Babu, My Baby

274 11 10
                                    

Aku menahan nafas diam-diam. Benar-benar mengatur jalan nafasku dengan susah payah. Diakah itu? Kenapa waktu seperti tidak merubah banyak bentuk fisiknya? Aku sudah berpikir untuk berbalik tidak jadi menemuinya,kalau saja anakku tidak berkata: "Sepertinya itu temen umi." Frad,anakku,menunjuk ke bangku dimana seseorang sedang duduk sendiri memperhatikan hp nya.
      Aku memegang lengan anakku dan sedikit mengangguk.
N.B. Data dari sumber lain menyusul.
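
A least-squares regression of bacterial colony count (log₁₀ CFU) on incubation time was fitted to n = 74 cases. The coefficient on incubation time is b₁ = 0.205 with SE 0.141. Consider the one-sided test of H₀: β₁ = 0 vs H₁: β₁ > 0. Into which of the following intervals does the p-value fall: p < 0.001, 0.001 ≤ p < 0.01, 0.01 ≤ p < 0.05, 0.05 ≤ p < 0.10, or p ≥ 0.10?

0.05 ≤ p < 0.10

t = 0.205 / 0.141 = 1.454.
df = n − 2 = 74 − 2 = 72.
One-sided p = P(T_{72} > t) ≈ 0.0752.
So 0.05 ≤ p < 0.10.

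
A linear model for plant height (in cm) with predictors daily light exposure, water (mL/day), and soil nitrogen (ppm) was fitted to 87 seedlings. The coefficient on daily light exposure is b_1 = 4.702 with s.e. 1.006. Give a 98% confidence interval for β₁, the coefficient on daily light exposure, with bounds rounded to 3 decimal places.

df = n − k − 1 = 87 − 3 − 1 = 83.
t* = t_{0.01, 83} = 2.372119.
Margin = t* × SE = 2.372119 × 1.006 = 2.38635.
CI: 4.702 ± 2.38635 → (2.316, 7.088).
With 98% confidence, each one-unit increase in daily light exposure is associated with a change of between 2.316 and 7.088 cm in plant height, holding the other predictors fixed.

(2.316, 7.088)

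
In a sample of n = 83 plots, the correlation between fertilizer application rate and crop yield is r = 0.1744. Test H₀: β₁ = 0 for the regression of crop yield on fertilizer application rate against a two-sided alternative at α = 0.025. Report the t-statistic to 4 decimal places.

t = 1.5940

t = r·√(n − 2)/√(1 − r²) = 0.1744·√81/√0.969585 = 1.5940.
df = n − 2 = 81.
Two-sided p ≈ 0.1148, which is ≥ 0.025, so fail to reject H₀.
The data do not give significant evidence of a linear association between fertilizer application rate and crop yield.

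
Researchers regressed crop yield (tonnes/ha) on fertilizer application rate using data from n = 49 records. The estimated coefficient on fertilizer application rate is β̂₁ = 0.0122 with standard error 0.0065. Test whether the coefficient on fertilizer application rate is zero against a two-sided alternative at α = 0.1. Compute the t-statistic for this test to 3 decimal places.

t = 1.877

H₀: β₁ = 0 vs H₁: β₁ ≠ 0.
t = (β̂₁ − β₁⁰)/SE = 0.0122 / 0.0065 = 1.877.
df = n − 2 = 49 − 2 = 47.
Two-sided p ≈ 0.0667, which is < 0.1, so reject H₀.
There is evidence that fertilizer application rate is associated with crop yield.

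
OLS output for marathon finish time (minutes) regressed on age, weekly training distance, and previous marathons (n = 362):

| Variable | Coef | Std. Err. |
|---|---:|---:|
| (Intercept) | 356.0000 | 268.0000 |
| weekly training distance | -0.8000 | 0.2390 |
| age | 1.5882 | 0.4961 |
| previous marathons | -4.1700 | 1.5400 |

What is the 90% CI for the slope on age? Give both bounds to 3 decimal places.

Read off: b = 1.5882, SE = 0.4961 for age.
df = n − k − 1 = 362 − 3 − 1 = 358.
t* = t_{0.05, 358} = 1.649121.
Margin = t* × SE = 1.649121 × 0.4961 = 0.81813.
CI: 1.5882 ± 0.81813 → (0.770, 2.406).

(0.770, 2.406)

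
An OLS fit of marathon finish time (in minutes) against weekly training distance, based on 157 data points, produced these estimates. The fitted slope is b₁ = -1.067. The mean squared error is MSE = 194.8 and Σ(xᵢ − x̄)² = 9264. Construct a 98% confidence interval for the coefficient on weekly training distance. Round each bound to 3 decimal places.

SE(b₁) = √(MSE/Sₓₓ) = √(194.8/9264) = 0.145009.
df = n − 2 = 155.
t* = t_{0.01, 155} = 2.350646.
Margin = t* × SE = 2.350646 × 0.145009 = 0.34087.
CI: -1.067 ± 0.34087 → (-1.408, -0.726).
With 98% confidence, each one-unit increase in weekly training distance is associated with a change of between -1.408 and -0.726 minutes in marathon finish time.

(-1.408, -0.726)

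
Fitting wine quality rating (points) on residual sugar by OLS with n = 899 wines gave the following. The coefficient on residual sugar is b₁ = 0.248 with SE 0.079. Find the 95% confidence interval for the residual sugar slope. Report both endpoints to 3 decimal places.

(0.093, 0.403)

df = n − 2 = 899 − 2 = 897.
t* = t_{0.025, 897} = 1.962612.
Margin = t* × SE = 1.962612 × 0.079 = 0.15505.
CI: 0.248 ± 0.15505 → (0.093, 0.403).
With 95% confidence, each one-unit increase in residual sugar is associated with a change of between 0.093 and 0.403 points in wine quality rating.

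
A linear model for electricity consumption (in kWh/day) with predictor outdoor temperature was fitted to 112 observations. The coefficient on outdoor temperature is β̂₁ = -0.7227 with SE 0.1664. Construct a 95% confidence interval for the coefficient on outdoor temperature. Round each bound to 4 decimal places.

df = n − 2 = 112 − 2 = 110.
t* = t_{0.025, 110} = 1.981765.
Margin = t* × SE = 1.981765 × 0.1664 = 0.329766.
CI: -0.7227 ± 0.329766 → (-1.0525, -0.3929).
With 95% confidence, each one-unit increase in outdoor temperature is associated with a change of between -1.0525 and -0.3929 kWh/day in electricity consumption.

(-1.0525, -0.3929)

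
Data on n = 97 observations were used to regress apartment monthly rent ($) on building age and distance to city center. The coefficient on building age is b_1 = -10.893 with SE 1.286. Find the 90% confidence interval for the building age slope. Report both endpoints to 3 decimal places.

df = n − k − 1 = 97 − 2 − 1 = 94.
t* = t_{0.05, 94} = 1.661226.
Margin = t* × SE = 1.661226 × 1.286 = 2.13634.
CI: -10.893 ± 2.13634 → (-13.029, -8.757).
With 90% confidence, each one-unit increase in building age is associated with a change of between -13.029 and -8.757 $ in apartment monthly rent, holding the other predictors fixed.

(-13.029, -8.757)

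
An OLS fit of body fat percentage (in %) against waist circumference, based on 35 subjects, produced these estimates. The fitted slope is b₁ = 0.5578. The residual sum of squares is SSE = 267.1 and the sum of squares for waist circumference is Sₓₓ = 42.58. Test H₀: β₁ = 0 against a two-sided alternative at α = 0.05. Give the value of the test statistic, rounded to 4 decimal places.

t = 1.2794

MSE = SSE/(n − 2) = 267.1/33 = 8.09394.
SE(b₁) = √(MSE/Sₓₓ) = √(8.09394/42.58) = 0.435991.
t = 0.5578 / 0.435991 = 1.2794.
df = n − 2 = 33.
Two-sided p ≈ 0.2097, which is ≥ 0.05, so fail to reject H₀.
The data do not give significant evidence of an association between waist circumference and body fat percentage.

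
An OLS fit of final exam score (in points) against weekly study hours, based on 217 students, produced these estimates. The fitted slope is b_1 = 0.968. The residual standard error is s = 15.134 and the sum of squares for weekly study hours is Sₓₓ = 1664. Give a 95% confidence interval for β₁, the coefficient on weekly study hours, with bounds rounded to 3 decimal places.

SE(b_1) = s/√Sₓₓ = 15.134/√1664 = 0.371003.
df = n − 2 = 215.
t* = t_{0.025, 215} = 1.971059.
Margin = t* × SE = 1.971059 × 0.371003 = 0.73127.
CI: 0.968 ± 0.73127 → (0.237, 1.699).
With 95% confidence, each one-unit increase in weekly study hours is associated with a change of between 0.237 and 1.699 points in final exam score.

(0.237, 1.699)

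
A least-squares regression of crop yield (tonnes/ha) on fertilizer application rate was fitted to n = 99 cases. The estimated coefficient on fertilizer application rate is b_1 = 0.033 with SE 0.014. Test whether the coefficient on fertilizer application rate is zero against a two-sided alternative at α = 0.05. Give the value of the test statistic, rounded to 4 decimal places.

H₀: β₁ = 0 vs H₁: β₁ ≠ 0.
t = (b_1 − β₁⁰)/SE = 0.033 / 0.014 = 2.3571.
df = n − 2 = 99 − 2 = 97.
Two-sided p ≈ 0.0204, which is < 0.05, so reject H₀.
There is evidence that fertilizer application rate is associated with crop yield.

t = 2.3571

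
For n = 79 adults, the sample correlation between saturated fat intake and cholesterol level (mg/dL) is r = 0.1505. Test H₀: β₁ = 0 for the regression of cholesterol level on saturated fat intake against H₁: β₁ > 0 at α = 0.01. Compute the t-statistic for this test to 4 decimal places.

t = 1.3358

t = r·√(n − 2)/√(1 − r²) = 0.1505·√77/√0.97735 = 1.3358.
df = n − 2 = 77.
One-sided p ≈ 0.0928, which is ≥ 0.01, so fail to reject H₀.
The data do not give significant evidence of a linear association between saturated fat intake and cholesterol level.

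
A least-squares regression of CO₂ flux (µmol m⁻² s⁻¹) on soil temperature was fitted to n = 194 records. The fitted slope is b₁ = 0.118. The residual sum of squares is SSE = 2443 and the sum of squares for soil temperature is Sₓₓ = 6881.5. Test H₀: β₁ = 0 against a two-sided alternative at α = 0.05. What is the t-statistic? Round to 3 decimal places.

MSE = SSE/(n − 2) = 2443/192 = 12.724.
SE(b₁) = √(MSE/Sₓₓ) = √(12.724/6881.5) = 0.0430001.
t = 0.118 / 0.0430001 = 2.744.
df = n − 2 = 192.
Two-sided p ≈ 0.0066, which is < 0.05, so reject H₀.
There is evidence that soil temperature is associated with CO₂ flux.

t = 2.744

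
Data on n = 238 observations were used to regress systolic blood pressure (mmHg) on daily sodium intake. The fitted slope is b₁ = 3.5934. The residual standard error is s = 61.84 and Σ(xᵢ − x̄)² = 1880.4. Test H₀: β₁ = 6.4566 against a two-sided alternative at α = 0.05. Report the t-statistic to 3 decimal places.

SE(b₁) = s/√Sₓₓ = 61.84/√1880.4 = 1.42608.
t = (3.5934 − 6.4566) / 1.42608 = -2.008.
df = n − 2 = 236.
Two-sided p ≈ 0.0458, which is < 0.05, so reject H₀.
There is evidence that the true slope on daily sodium intake differs from 6.4566 mmHg per unit.

t = -2.008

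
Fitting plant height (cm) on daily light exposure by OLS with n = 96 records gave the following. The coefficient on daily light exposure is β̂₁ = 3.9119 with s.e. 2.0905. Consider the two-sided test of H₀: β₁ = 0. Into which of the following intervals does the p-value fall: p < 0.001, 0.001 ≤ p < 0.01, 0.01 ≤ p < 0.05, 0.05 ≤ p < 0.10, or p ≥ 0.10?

0.05 ≤ p < 0.10

t = 3.9119 / 2.0905 = 1.871.
df = n − 2 = 96 − 2 = 94.
Two-sided p = 2·P(T_{94} > |t|) ≈ 0.0644.
So 0.05 ≤ p < 0.10.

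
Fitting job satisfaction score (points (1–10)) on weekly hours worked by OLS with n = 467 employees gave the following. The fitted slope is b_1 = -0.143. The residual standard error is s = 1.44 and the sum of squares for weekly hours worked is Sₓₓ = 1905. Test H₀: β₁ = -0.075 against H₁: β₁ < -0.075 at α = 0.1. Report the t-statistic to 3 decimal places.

SE(b_1) = s/√Sₓₓ = 1.44/√1905 = 0.0329925.
t = (-0.143 − (-0.075)) / 0.0329925 = -2.061.
df = n − 2 = 465.
One-sided p ≈ 0.0199, which is < 0.1, so reject H₀.
There is evidence that the true slope on weekly hours worked is below -0.075 points (1–10) per unit.

t = -2.061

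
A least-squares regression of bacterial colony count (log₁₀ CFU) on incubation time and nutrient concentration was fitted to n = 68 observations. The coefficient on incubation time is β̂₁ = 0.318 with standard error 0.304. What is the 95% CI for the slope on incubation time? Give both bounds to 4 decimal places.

df = n − k − 1 = 68 − 2 − 1 = 65.
t* = t_{0.025, 65} = 1.997138.
Margin = t* × SE = 1.997138 × 0.304 = 0.607130.
CI: 0.318 ± 0.607130 → (-0.2891, 0.9251).
With 95% confidence, each one-unit increase in incubation time is associated with a change of between -0.2891 and 0.9251 log₁₀ CFU in bacterial colony count, holding the other predictors fixed.

(-0.2891, 0.9251)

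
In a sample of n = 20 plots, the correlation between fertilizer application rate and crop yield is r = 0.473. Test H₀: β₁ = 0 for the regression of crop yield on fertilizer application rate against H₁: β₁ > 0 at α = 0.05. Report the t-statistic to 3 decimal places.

t = r·√(n − 2)/√(1 − r²) = 0.473·√18/√0.776271 = 2.278.
df = n − 2 = 18.
One-sided p ≈ 0.0176, which is < 0.05, so reject H₀.
There is evidence of a linear association between fertilizer application rate and crop yield.

t = 2.278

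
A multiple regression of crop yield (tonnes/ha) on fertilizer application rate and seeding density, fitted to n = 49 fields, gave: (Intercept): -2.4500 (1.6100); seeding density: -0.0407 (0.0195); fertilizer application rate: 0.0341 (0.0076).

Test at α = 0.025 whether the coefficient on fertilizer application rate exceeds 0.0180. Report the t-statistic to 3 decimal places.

t = 2.118

Read off: b = 0.0341, SE = 0.0076 for fertilizer application rate.
H₀: β₁ = 0.0180 vs H₁: β₁ > 0.0180.
t = (0.0341 − 0.0180) / 0.0076 = 2.118.
df = n − k − 1 = 49 − 2 − 1 = 46.
One-sided p ≈ 0.0198, which is < 0.025, so reject H₀.
There is evidence that the true slope on fertilizer application rate exceeds 0.0180 tonnes/ha per unit, holding the other predictors fixed.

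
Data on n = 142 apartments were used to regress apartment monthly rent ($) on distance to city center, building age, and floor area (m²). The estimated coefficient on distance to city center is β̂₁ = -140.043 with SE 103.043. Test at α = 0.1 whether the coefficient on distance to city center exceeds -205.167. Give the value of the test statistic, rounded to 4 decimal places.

t = 0.6320

H₀: β₁ = -205.167 vs H₁: β₁ > -205.167.
t = (β̂₁ − β₁⁰)/SE = (-140.043 − (-205.167)) / 103.043 = 0.6320.
df = n − k − 1 = 142 − 3 − 1 = 138.
One-sided p ≈ 0.2642, which is ≥ 0.1, so fail to reject H₀.
The data do not give significant evidence that the true slope on distance to city center exceeds -205.167 $ per unit, holding the other predictors fixed.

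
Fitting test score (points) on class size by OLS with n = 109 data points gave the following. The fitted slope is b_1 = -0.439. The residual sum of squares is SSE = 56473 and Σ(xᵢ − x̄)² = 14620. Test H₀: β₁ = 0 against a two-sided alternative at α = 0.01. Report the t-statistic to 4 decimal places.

t = -2.3105

MSE = SSE/(n − 2) = 56473/107 = 527.785.
SE(b_1) = √(MSE/Sₓₓ) = √(527.785/14620) = 0.190001.
t = -0.439 / 0.190001 = -2.3105.
df = n − 2 = 107.
Two-sided p ≈ 0.0228, which is ≥ 0.01, so fail to reject H₀.
The data do not give significant evidence of an association between class size and test score.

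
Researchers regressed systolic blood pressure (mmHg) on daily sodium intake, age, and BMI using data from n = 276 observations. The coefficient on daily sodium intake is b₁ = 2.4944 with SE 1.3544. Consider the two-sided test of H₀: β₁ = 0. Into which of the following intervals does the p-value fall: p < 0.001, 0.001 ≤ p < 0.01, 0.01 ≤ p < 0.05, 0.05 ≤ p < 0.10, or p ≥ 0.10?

0.05 ≤ p < 0.10

t = 2.4944 / 1.3544 = 1.842.
df = n − k − 1 = 276 − 3 − 1 = 272.
Two-sided p = 2·P(T_{272} > |t|) ≈ 0.0666.
So 0.05 ≤ p < 0.10.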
Perlahan sekali aku melangkahkan kakiku mendekat....
      Cukup lama aku berdiri mematung tanpa tahu harus berbuat apa. Menyapanya atau ....
      "Lies ... ?!"
      Seperti hendak copot jantungku mendengarnya. Dan begitu aku sadar,aku melihatnya sudah berdiri di depanku,siap memelukku. Dengan alasan setelah berpuluh tahun kami baru bertemu kembali,seharusnya  sikapku lebih dari apa yang dilakukannya. Tidak cuma balas memeluknya,sekaligus juga tidak melepaskannya. Tapi apa yang kulakukan adalah ....
      "Jangan!" Aku mengangkat tanganku,berusaha menahan agar dia jangan memelukku.
      "Aahh ...." Dia tersenyum. Tidak nampak tersinggung.
      "Anakku ...." Aku buru-buru menarik lengan Frad. Mengenalkannya. "Frad,anakku yang kedua."
      Kulihat senyumnya makin mengembang menyalami anakku. "Saya teman ibumu."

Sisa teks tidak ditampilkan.